Most of my single friends, who tend to be women of a certain (middle) age, a mix of straight and gay, professional and not-so-degreed, have pursued online dating experiences at some point or another. They’ve—we’ve— openly discussed our dating exploits, traded anecdotes about worst dates ever, cheered each other on just as we were about to give up, and offered condolences when things didn’t work out as we had hoped. Online dating sites are clearly the matchmaking tool of choice in my social world. It’s cheap, accessible, private –well, sort of– and efficient, if not exactly romantic.
In fact, my friends are in good company. A recent Pew survey suggests that the proportion of Americans who say that they met their current partner online has doubled in the last eight years; 5 per cent of all “committed” relationships in American today began online. While that number is still small, it will certainly grow over time. There are number of reasons for this: more and more people are single, while the desire, and cultural idealization of the couple remains as powerful as ever. Plus, the social stigma attached to online dating is fast declining. Eight years ago, 29 per cent of internet users said that “people who use online dating sites are desperate”; this year, only 21 per cent believed that, according to the telephone survey of 2,252 adults aged 18 and older, conducted this past spring.

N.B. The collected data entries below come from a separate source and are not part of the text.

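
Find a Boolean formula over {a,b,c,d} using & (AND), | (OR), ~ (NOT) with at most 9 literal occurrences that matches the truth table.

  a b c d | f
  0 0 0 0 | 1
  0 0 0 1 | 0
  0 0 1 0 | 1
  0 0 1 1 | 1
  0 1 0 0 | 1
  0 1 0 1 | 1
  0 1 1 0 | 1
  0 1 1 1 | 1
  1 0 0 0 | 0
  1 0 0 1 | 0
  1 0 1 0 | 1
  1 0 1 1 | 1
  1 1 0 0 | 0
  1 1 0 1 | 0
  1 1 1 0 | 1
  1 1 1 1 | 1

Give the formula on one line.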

Online dating is particularly attractive to gays and lesbians, and middle-aged heterosexuals, who have limited options for meeting people within their immediate geographic area or social circle. Since public spaces are dominated by 20- somethings on the prowl, if you’re a middle aged woman, there’s about as much chance of walking into a bar and meeting the man (or woman) of one’s dreams as there is of winning the lottery. And in the hetero marriage market of maturity, women are clearly disadvantaged: men are much more likely to find younger women to date, leaving many middle aged women vying for geriatric men. Little wonder that online dating is the new normal among my baby boomer/middle class/mixed gay and straight single friends: it enlarges one’s pool.
Everyone’s doing it, it seems. And few people seem to be hiding that fact. But that doesn’t mean online dating is necessarily easy. Finding a romantic partner online can be a bit like looking for a job, One friend of mine would get up each morning, answer emails from potential dates, and make contact with 2-3 suitable men whose profiles looked attractive to her. After screening them, she went on at least 3-5 nights per week. Restaurants needed to be booked, appointments made, clothing chosen, and a life story refined that would sell her virtues while maintaining a sense of authenticity.
Deception—lying about one’s age, class background, or prison record—happens, of course, as many researchers have noted. Among daters, it’s frowned upon, and often bites one in the butt. A 50-something heterosexual professional friend of mine recently dated a guy she met on the internet who told her that he had had once been married when in fact he had been married twice, and had two children with two different women. What else, she wondered, had he lied about? Biographic consistency is necessary for establishing trust, and trust is all-important when you have no other context for knowing someone—no mutual friends, family connections, or even common workmates.
Online dating follows the logic of a centuries-long process, documented by Anthony Giddens and others, in which our families have come to exercise less and less power over our romantic choices. Individuals are more likely to choose their partners; family ties or moral values (to marry “in the faith,” for example) hold less sway. Giddens thought this was profoundly democratizing. But Eva Ilouz, in her most recent book, Why Love Hurts, is less sanguine. “The search for love,” she writes, “is an agonizingly difficult experiences from which few modern men and women have been spared.” Romantic love, she says, “beautifies the deep inequalities at the heart of gender relationships.”
As love becomes much more important to one’s self-worth, family and morality have less power in determining our mates, and physical attractiveness and desirability play a much greater role. That’s liberating, to be sure, but women, particularly those of a certain age, are more disadvantaged than their male counterparts. For many of them, the digital dating universe seems to offer an exhilarating sense of freedom, a dizzying array of choices, and more than a little misery.